Prism — an astroturf organization established by science publishers to discredit free open access journals — has been caught using a bunch of infringing Getty images on its front page. Prism advocates against open copyright for science journals, preferring to lock up scientific knowledge with a maximal version of copyright that limits scientific endeavor to those parties who can pay rent to the corporations that fund Prism. Like many copyright maximalists, Prism only uses moral arguments about copyright as cover for self-interested greed — they talk a good line about “respecting copyright,” but what they mean is, “pay us and pay us and pay us, and screw everyone else.”
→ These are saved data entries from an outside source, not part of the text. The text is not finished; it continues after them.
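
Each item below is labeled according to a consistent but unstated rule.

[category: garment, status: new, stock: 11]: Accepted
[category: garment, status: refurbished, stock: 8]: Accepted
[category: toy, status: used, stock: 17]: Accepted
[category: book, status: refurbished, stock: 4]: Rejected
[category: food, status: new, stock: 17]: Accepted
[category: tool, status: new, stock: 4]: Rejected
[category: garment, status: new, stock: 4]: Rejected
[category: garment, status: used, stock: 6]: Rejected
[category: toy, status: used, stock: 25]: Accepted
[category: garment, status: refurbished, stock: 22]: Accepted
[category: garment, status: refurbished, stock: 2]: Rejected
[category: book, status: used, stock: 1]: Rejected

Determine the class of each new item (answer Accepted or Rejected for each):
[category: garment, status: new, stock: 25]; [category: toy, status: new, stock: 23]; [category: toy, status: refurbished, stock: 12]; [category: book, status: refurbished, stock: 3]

Rule: stock ≥ 8. This holds for each 'Accepted' example and fails for each 'Rejected' one.
[category: garment, status: new, stock: 25]: stock = 25, checks out → Accepted.
[category: toy, status: new, stock: 23]: stock = 23, checks out → Accepted.
[category: toy, status: refurbished, stock: 12]: stock = 12, checks out → Accepted.
[category: book, status: refurbished, stock: 3]: stock = 3, doesn't match → Rejected.

Accepted, Accepted, Accepted, Rejected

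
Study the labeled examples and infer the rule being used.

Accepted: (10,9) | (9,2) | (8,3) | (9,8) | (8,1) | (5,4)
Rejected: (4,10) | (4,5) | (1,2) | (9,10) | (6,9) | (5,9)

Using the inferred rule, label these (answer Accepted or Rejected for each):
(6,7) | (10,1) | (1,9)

The common property of the 'Accepted' items is: first > second. No 'Rejected' item has it.

Rejected, Accepted, Rejected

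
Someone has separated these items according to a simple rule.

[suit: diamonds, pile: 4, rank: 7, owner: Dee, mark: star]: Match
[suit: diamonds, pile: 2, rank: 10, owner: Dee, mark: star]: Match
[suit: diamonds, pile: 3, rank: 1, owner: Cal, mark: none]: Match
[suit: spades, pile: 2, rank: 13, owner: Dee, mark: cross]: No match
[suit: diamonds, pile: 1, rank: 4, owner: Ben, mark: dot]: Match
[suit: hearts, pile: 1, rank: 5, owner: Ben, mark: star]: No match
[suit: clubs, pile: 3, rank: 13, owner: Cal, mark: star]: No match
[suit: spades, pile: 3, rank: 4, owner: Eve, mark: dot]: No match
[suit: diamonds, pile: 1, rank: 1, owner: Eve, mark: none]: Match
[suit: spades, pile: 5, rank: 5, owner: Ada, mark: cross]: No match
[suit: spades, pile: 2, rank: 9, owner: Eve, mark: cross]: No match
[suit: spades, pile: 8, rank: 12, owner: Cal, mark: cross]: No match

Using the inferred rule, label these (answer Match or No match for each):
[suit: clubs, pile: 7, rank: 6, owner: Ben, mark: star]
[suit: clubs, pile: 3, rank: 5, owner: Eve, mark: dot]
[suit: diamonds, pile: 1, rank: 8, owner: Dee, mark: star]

Checking candidate rules against both groups, what survives is: suit is diamonds.

No match, No match, Match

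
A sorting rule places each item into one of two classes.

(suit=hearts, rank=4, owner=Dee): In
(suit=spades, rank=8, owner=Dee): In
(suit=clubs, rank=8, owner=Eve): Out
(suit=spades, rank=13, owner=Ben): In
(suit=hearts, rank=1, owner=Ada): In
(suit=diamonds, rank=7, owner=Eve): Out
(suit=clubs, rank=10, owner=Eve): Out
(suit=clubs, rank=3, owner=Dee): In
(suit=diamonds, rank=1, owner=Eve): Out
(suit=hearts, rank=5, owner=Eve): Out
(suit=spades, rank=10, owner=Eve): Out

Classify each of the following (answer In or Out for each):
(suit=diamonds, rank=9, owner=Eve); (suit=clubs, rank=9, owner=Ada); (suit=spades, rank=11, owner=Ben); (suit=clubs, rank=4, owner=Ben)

Out, In, In, In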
In short, they want to protect science by locking it up under copyright. They want to restrict access to publicly-funded research results by requiring that everyone pay a fee to see it. There are plenty of reasons why PRISM’s logic falls apart (see here for a thorough bashing), but I wanted to point out just one: they’re hypocritical. While their entire web site advocates strict enforcement of copyright laws, the images they’ve used on their front page are a violation of copyright law. Take a look at this screenshot from their front page:
Notice how the hairdo of the handsome scientist in the large photo is marred by the “Getty Images” logo? That’s a digital water mark that stock photo suppliers use to keep unscrupulous publishers from “borrowing” their images. A quick search of the Getty Images web site locates the identical photo, with the identical watermark.